If you like to be right all the time, read this.

If you like to be right all the time, read this.

Being right all the time is pretty fun. I mean, maybe not all the time, but most of the time. I mean, who likes to be wrong?

I’m happy to report (with no smugness at all, haha), that when I am wrong, even though it feels horrible, I’m pretty good at taking responsibility for it. Sometimes right away, sometimes not so quickly, but I usually come around.

Though I have a pretty good track record for admitting my wrongdoings and boneheadedness (if that’s not a word, it sure is now!), there are plenty of times where I really and truly think that I’m right, and don’t even realize that I might be wrong. It’s times when I may judge someone’s appearance when they walk by me on the street. Times when I’m talking to someone about a subject I’m an “expert” in and keep uttering the words, “Yup, I know. Yup, I know,” obnoxiously (I hate when I do that. “I know” are easily two of the most dangerous words). It’s times when I’m talking to someone and I stop listening to them because I’m too busy preparing my rebuttal or my one-up response to what they are saying.

(I’m an imperfect human, friends. Now you know.)

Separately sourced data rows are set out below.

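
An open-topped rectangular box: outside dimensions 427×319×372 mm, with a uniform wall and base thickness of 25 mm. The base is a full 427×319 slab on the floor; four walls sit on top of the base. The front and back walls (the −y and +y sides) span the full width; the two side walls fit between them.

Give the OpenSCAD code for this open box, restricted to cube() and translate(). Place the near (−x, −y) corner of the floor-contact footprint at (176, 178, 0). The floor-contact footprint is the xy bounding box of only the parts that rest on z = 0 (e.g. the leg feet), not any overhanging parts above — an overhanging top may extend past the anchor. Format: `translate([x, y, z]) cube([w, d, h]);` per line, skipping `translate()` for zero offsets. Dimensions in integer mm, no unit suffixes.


translate([176, 178, 0]) cube([427, 319, 25]);
translate([176, 178, 25]) cube([427, 25, 347]);
translate([176, 472, 25]) cube([427, 25, 347]);
translate([176, 203, 25]) cube([25, 269, 347]);
translate([578, 203, 25]) cube([25, 269, 347]);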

I was reading a book on the couch the other day when I read a passage that cut through me like a knife. It was one of those moments when you put the book down and look around, just to make sure no one can see you and your big scary secret, exposed for all to see.

The passage read:

“Richard Bandler suggested that one of the major blocks to creativity was the feeling of knowing you are right. When we think we are absolutely right, we stop seeking new information. To be right is to be certain, and to be certain stops us from being curious. Curiosity and wonder are at the heart of all learning. Plato said that all philosophy begins in wonder. So the feeling of absolute certainty and righteousness causes us to stop seeking and to stop learning.”

Can I get an amen?

Consider this your reminder for the day. A reminder to leave a little space for curiosity, for creativity, and for the possibility that maybe – just maybe – you don’t already know (even when you’re certain that you do).